I’ve lived with this tension in various degrees for my whole life, and have always done my utmost to succeed despite the limits our circumstances imposed on us. I was born in the Jabalia refugee camp in Gaza in 1955, the oldest of six brothers and three sisters, and our lives were never easy. But even as a child I always had hope for a better tomorrow. Through hard work and constant striving, and the rewards that come to a believer, I became a doctor. I went to medical school in Cairo then did a diploma in obstetrics and gynecology with the Ministry of Health in Saudi Arabia in collaboration with the Institute of Obstetrics and Gynecology at the University of London. Later, beginning in June 1997, I undertook a residency in obstetrics and gynecology at
Soroka hospital in Israel. Then I studied fetal medicine and genetics at the V. Buzzi hospital in Milan, Italy, and the Erasme Hospital in Brussels, Belgium, and became an infertility specialist. After that I realized that if I was going to make a larger difference for the Palestinian people, I needed management and policy-making skills, so I enrolled in a masters program in Public Health (Health Policy and Management) at Harvard University. Now I am working as a senior researcher at the Gertner Institute in the Sheba hospital in Israel. All of my adult life I have had one leg in Palestine and the other in Israel, an unusual path in this region. Whether delivering babies, helping a couple overcome infertility or researching the effect of health care on poor populations versus rich ones, or the impact on populations with access to medical help versus populations without access, I have long felt that medicine can bridge the divide between people and that doctors can be messengers of peace.

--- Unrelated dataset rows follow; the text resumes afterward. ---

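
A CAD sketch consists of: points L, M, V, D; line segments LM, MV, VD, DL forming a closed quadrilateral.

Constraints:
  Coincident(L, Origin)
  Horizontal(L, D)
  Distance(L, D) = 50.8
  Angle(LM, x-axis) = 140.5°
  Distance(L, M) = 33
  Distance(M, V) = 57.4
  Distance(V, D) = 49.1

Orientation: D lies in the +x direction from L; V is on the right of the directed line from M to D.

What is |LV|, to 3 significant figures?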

I didn’t arrive at this conclusion lightly. I was born in a refugee camp, grew up as a refugee and have submitted myself on a weekly basis to the humiliation of checkpoints and the frustrations and endless delays that come with crossing into and out of Gaza. But I maintain that revenge and counter-revenge is suicidal, that mutual respect, equality and coexistence is the only reasonable way forward, and I firmly believe that the vast majority of people who live in this region agree with me. Even though I could feel immense trouble coming our way—an even broader threat to our sense of security than Nadia’s death—these ideas were playing on my mind as I watched my children romping in the waves.